All of them are distinguished by a bright green color due to the high content of chlorophyll. The modern theory of evolution considers them to be the ancestors of land plants.
How are green algae arranged?
The main feature of green algae is their color and special structure without a clear division into a stem with shoots, a root system, leaves and flowers.

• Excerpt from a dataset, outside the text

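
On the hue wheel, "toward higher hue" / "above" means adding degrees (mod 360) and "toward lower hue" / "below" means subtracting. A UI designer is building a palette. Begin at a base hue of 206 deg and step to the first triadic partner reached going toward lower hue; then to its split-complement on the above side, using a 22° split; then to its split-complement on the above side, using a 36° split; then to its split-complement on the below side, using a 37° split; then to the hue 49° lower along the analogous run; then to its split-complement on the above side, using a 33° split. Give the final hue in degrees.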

The body of the algae is called the thallus or thallus. The chlorophyll present in the cells masks other pigments, but sometimes it is covered by the hematochrome, a red pigment in species that cause red blooms in ponds and snow. The thallus of the most ancient unicellular algae evolved in two directions:
The unicellular uninuclear thallus has turned into a multinuclear non-cellular, supercell, like in caulerpa;
A mobile unicellular thallus equipped with flagella developed into a multicellular filamentous organism, the precursor of higher land plants and charophytes.
The structure of green algae cells:
- Pectin or cellulose mucous membrane, sometimes germ cells naked, devoid of cover;
- Protoplasm is located along the walls and is the basis for the life processes of the cell;
- The nucleus can be single or multiple, located in the parietal protoplasm or in the center, suspended on plasma filaments;
- The central vacuole occupies a large part of the cell, it contains cell sap with tannins and dyes, calcium oxalate and calcium sulphate;
- Plastids are membrane organelles involved in protein synthesis. They have cup-shaped cells and, in addition to the green pigment, include yellow and orange-red;
- Chromatophores have a protein structure and are very diverse. It is these organelles that contain dyes, including chlorophyll A and B, carotene and xanthophyll, as well as colorless dense pyrenoids. The photosynthesis product of green algae is starch or oil droplets.
Some unicellular green algae have ocelli for recognizing light and flagella for locomotion. Thus, the cell is able to choose the most favorable place for nutrition and development, because photosynthesis occurs in the light.
By structure, green algae are divided into unicellular, multicellular planktonic and filamentous organisms. There are five main classes:
- Ulvophycia include filamentous and lamellar algae, lichens;
- Briposodes have a non-cellular thallus and live in fresh water;
- Chlorophyceous – some of them are able to combine into giant colonies, others are asexual and reproduce by cell division;
- Trebuxia are unicellular organisms that live in the soil and at the bottom of fresh water bodies;
- Prasins are distinguished by a unicellular structure – coccoid, palmelloid or flagellated.
For the development of green algae, heat and sufficient lighting are necessary. That is why the flowering of water begins mainly in spring and summer.